Chicken Chimichangas Made Easy in the Pressure Cooker
These Chicken Chimichangas are easy to make in a pressure cooker and pack in bold Mexican flavors. They're filled with a juicy and savory chicken mixture, refried beans, and melted cheese, then fried until deliciously crispy. Perfect for a fuss-free weeknight meal with restaurant-style results.
Heat 2 teaspoon oil in a 10-inch non-stick skillet over medium-high heat. Once hot add onion and saute until slightly golden and tender, about 4 minutes.
Add garlic and saute 30 seconds longer.
Add in tomato sauce, chicken broth, chili powder, cumin, paprika, coriander and salsa. Bring to a bubble then reduce heat and simmer, stirring frequently until sauce has thickened and onions are tender, about 6 minutes.
Season with salt and pepper to taste, stir in sour cream and toss in chicken.
Spread ¼ cup refried beans onto each tortilla. Layer with ½ cup chicken mixture and top with 3 tablespoon cheese. Fold and roll tightly.
Fasten each chimichanga with a toothpick to hold the shape.
Fill pan with 1-inch vegetable oil. Heat to 360 - 365 degrees F.

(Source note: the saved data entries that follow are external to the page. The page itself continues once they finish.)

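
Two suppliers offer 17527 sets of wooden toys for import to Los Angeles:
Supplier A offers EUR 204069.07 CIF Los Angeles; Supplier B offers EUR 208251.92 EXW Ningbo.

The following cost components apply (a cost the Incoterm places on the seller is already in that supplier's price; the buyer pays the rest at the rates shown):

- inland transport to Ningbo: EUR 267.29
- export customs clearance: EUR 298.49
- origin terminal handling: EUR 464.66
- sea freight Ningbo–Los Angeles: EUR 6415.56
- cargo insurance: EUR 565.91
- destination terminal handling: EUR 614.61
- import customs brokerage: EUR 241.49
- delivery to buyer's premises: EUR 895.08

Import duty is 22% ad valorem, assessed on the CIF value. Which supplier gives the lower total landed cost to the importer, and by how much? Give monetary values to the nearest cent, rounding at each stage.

Supplier A is cheaper by EUR 14877.60

Supplier A (CIF):
The CIF price already equals the CIF value: 204069.07
Import duty = 204069.07 × 22% = 44895.20
Buyer bears (A): 614.61 + 241.49 + 895.08 = 1751.18
Landed cost (A) = invoice 204069.07 + 1751.18 + duty 44895.20 = 250715.45
Supplier B (EXW):
CIF value = EXW price + inland to port + export clearance + origin terminal + freight + insurance = 208251.92 + 267.29 + 298.49 + 464.66 + 6415.56 + 565.91 = 216263.83
Import duty = 216263.83 × 22% = 47578.04
Buyer bears (B): 267.29 + 298.49 + 464.66 + 6415.56 + 565.91 + 614.61 + 241.49 + 895.08 = 9763.09
Landed cost (B) = invoice 208251.92 + 9763.09 + duty 47578.04 = 265593.05
Difference = |250715.45 − 265593.05| = 14877.60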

Add two chimichangas seam side down and fry until golden brown on bottom. Use tongs to flip and fry other side until golden.
Remove and drain on paper towels. Repeat with remaining chimichangas. Serve hot with guacamole, salsa or sour cream.
Notes
Use rotisserie chicken to save time. To reheat without losing crispiness, bake in the oven at 350°F until hot. Freeze individually wrapped for meal prep.